One of the purposes of this blog is to try and propose alternatives to the accepted wisdom of development aid implementation. A key problem with development aid is that little of the aid is spent on the target country contractors and suppliers and even if they are not available – always a suspect report from an “implementing partner” – there is little effort to actual developing local entrepreneurial firms. This has been particularly true in Afghanistan, of course, and has been well documented. In that regard, I hope that the Obama administration will alter the way USAID and associated US aid donors (including the Defense Department) design their terms of reference.
Since I believe in finding root causes – not just proximate causes, it may be that the principal mistake may be the manner in which development aid programs are designed and implemented. The assumptions made at the very initial stage of design then embed themselves in the terms of reference and contract. Any modifications are made at the edges.
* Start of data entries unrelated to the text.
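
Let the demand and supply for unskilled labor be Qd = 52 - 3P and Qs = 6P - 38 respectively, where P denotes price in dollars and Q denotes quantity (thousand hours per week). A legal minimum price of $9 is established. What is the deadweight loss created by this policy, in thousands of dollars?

Setting quantity demanded equal to quantity supplied, 52 - 3P = 6P - 38, gives P* = 10 and Q* = 22.
The floor of 9 is below the equilibrium price 10, so it is not binding; the market clears at P* = 10, Q* = 22.
Since the control does not bind, no trades are prevented and deadweight loss is zero.

0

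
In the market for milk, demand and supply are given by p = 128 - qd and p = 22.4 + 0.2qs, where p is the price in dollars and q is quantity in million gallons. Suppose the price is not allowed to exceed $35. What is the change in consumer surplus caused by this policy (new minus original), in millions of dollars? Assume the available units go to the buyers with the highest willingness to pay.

2.5

Rearranging demand gives qd = 128 - p; rearranging supply gives qs = 5p - 112. Equilibrium: 128 - p = 5p - 112, so 240 = 6p and p* = 40, q* = 88.
Because the ceiling (35) lies below the market-clearing price, it is binding.
At p = 35: qd = 128 - 35 = 93 and qs = 5·35 - 112 = 63.
Consumer surplus without the control is ½ · (128 - 40) · 88 = 3872.
With the ceiling, 63 units are sold at 35 (assume they go to the highest-value buyers). The demand price at q = 63 is 65, so CS = ½ · [(128 - 35) + (65 - 35)] · 63 = 3874.5.
Change in consumer surplus = 3874.5 - 3872 = 2.5.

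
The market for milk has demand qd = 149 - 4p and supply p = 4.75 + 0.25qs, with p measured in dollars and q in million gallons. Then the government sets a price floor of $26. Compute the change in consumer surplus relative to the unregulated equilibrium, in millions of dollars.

-275

Rearranging supply gives qs = 4p - 19. Without the control the market clears where 149 - 4p = 4p - 19, i.e. p* = 21 and q* = 65.
The floor of 26 is above the equilibrium price 21, so it binds.
At p = 26: qd = 149 - 4·26 = 45 and qs = 4·26 - 19 = 85.
Consumer surplus without the control is ½ · (37.25 - 21) · 65 = 528.125.
With the floor, consumers buy 45 units at 26, so CS = ½ · (37.25 - 26) · 45 = 253.125.
Change in consumer surplus = 253.125 - 528.125 = -275.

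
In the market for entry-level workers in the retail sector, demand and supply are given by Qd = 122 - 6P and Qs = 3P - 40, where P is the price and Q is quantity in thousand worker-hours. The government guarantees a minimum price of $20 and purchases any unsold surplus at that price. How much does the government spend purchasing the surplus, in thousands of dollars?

360

Setting quantity demanded equal to quantity supplied, 122 - 6P = 3P - 40, gives P* = 18 and Q* = 14.
Since 20 > 18, the floor is binding.
At P = 20: Qd = 122 - 6·20 = 2 and Qs = 3·20 - 40 = 20.
Surplus = Qs - Qd = 18.
Government expenditure = surplus × support price = 18 × 20 = 360.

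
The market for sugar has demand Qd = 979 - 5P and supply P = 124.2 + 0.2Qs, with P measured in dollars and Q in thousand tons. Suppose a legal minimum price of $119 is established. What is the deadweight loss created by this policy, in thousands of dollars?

0

Rearranging supply gives Qs = 5P - 621. Equilibrium: 979 - 5P = 5P - 621, so 1600 = 10P and P* = 160, Q* = 179.
Since 119 is below P* = 160, the floor does not bind and the free-market outcome prevails.
Since the control does not bind, no trades are prevented and deadweight loss is zero.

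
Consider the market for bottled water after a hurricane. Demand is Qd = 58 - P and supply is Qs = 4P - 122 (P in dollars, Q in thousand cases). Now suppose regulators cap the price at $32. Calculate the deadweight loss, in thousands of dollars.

160

Setting quantity demanded equal to quantity supplied, 58 - P = 4P - 122, gives P* = 36 and Q* = 22.
Since 32 < 36, the ceiling is binding.
At P = 32: Qd = 58 - 32 = 26 and Qs = 4·32 - 122 = 6.
Quantity traded falls to 6. At Q = 6 the demand price is 58 - 6 = 52 and the supply price is (122 + 6)/4 = 32.
Deadweight loss = ½ · (52 - 32) · (22 - 6) = ½ · 20 · 16 = 160.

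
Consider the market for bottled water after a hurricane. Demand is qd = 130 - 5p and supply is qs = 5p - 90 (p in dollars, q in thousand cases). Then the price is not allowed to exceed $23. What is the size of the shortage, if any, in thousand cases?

Setting quantity demanded equal to quantity supplied, 130 - 5p = 5p - 90, gives p* = 22 and q* = 20.
The ceiling of 23 is above the equilibrium price 22, so it is not binding; the market clears at p* = 22, q* = 20.
Since the control does not bind, there is no shortage.

0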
A root problem is that both the EU and the US award development aid contracts to national firms in the vast majority of cases. Since that is unlikely to change, some effort must be made to encourage the use of local contractors, suppliers and experts. Encouragement does not mean to simply “try your best, fellas”. Contracts should affirmatively provide for levels of funding specifically for local firms. It should not be left to the US or EU contractor to inform the prime donor that such local talent is not there simply because that fact should have been discovered during the planning stage of the project. In that case, provision should be made to develop local human and business resources so that at least some sustainable development would be built into the project.
In my experience, where funding has been structured to actually promote development, it has thankfully only peripherally involved the active involvement of the recipient government whose otherwise primary goal is to make sure its fingerprints are all over the project. Allowing fund disbursement to be controlled by the recipient governments involved is, I believe, a mistake unless there is a clear commitment to actually accomplishing the goals of whatever program is involved tied to iron clad conditionalities.
Another issue that deserves another look is the way of determining indicators for success or progress. In the US, Congress is impressed with statistics – how much was spent, what units (of whatever) were built, created, reduced, changed etc. In one example I experienced, the indicator for a successful land tenure program was an increase in transactions – a largely meaningless number unless taken in context of the economic environment. It is hardly a success in such a case if the only result is a massive sell-off at fire sale prices leading to a sinking economy. Much better to have fewer transactions that result in positive economic activity – including increased values and investments. Overall, it is necessary to take a much broader, long term view and develop indicators of sustainability that do not result in dependence on donors.
Three year or five year contracts to accomplish a wish list of deliverables may not deliver much in reality. Depending on the type of initiative longer contract terms should be considered to allow for change. Some consideration needs to be given to changing economic, social and political environments even before contracts are awarded, making the terms of reference obsolete. To help avoid this prospect, the process for determining feasibility, developing a plan of intervention and deciding on targeted outcomes needs to be significantly accelerated from, in the case of USAID, the usual 145 days.
Contracts should also avoid a “buy” American or EU requirement. Too frequently, this results in more money being spent than would otherwise be the case and, not surprisingly, does nothing to assist the local economy.
In construction and supply contracts every effort should be made to contract locally. If long term construction is required, then components should be added to develop, for example, TVET schools of a permanent nature with a guarantee that whatever construction is being planned, the graduates would have a job.
One final note about NGO support. In many political environments certain NGOs are not welcome and not sustainable. That does not mean they should not receive donor support. Just don't expect any sustainability once the donor goes away. In many situations, civil society NGOs are simply not effective. If the economy is or has been cratering, those trying to raise awareness for civil society initiatives are preaching to the families desperate to put food on the table. They don't care which particular oligarch of the moment runs the local paper.
Finally, the structuring of aid programs should include an investigation of the possibility of calving off a portion of program funding to act as a form of venture capital, providing either outright grants to support existing or develop new businesses within the framework of the program – something that worked in Armenia – or recoverable grants.
Many suggestions have been made in numerous published articles regarding improving the impact of foreign development aid. Hopefully, changes are coming as a result of political pressure and less ideological proclivities of those in charge of targeting that aid.